Scott Duke Harris, San Jose Mercury News,San Jose, Calif. -- Manufacturing Business Technology, 3/3/2008 4:47:00 PM

Internal Microsoft email revealed through a federal class-action lawsuit has provided a revealing look at the software giant's sometimes tense dealings with Intel

The email correspondence, which surfaced in a class-action lawsuit over Microsoft's troubled launch of Windows Vista last year, suggests that Intel pressured Microsoft into certifying certain chips as capable of running the new operating system to enhance Intel's sales—and that Microsoft caved to that pressure. 

Intel declined comment on those assertions. "It's private litigation between plaintiffs and Microsoft, and we're not a party to it," Intel spokesman Chuck Mulloy said. 
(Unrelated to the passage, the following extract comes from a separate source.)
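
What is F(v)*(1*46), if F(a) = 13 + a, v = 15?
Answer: 1288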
But the Silicon Valley chip maker strongly reacted to assertions made in one email from Microsoft general manager John Kalkman that Microsoft had acted "to help Intel make their quarterly earnings." 

"Kalkman has no visibility—zero visibility—into Intel's internal financial performance or forecasts related to microprocessers, chip sets, motherboards or any other products. Nor does he have any understanding of those products on our financials," Mulloy said. 

Revealing such internal financial information without public disclosure would be a violation of U.S. securities law. 

The email was unsealed by U.S. District Court Judge Marsha Pechman last week in a lawsuit against Microsoft arising from customer complaints that lower-end PCs carrying the "Windows Vista Capable" designation couldn't run its touted Aero graphics system. 

At issue is whether Microsoft misled customers by labeling PCs carrying the Intel 915 chipset as "Vista Capable" even if they could only run the Vista Basic version. 

Internal email showed one dissatisfied customer to be Windows Product Management Vice President Mike Nash, who wrote this message to other Windows executives: "I personally got burned by the Intel 915 chipset issue on a laptop. I chose my laptop because it had the Vista logo and was pretty disappointed. I now have a $2,100 e-mail machine." 

The email reveals internal discord at Microsoft over its decision to certify the Intel chips. The Seattle Post-Intelligencer, which first reported the story, recounted this February 2006 email exchange between Microsoft's Mike Ybarra to Jim Allchin, then chief of Microsoft Windows: 

"We are caving to Intel. We are allowing Intel to drive our consumer experience. (Computer makers) support our goals here and they've made graphics investments to drive the (user experience) with consumers. I don't understand why we would cave on this when the potential to drive the full (user experience) is right in front of us." 

Allchin replied: "It might be a mistake. I wasn't involved and it is hard for me to step in now and reverse everything again." 

At another point, Allchin wrote: "We really botched this."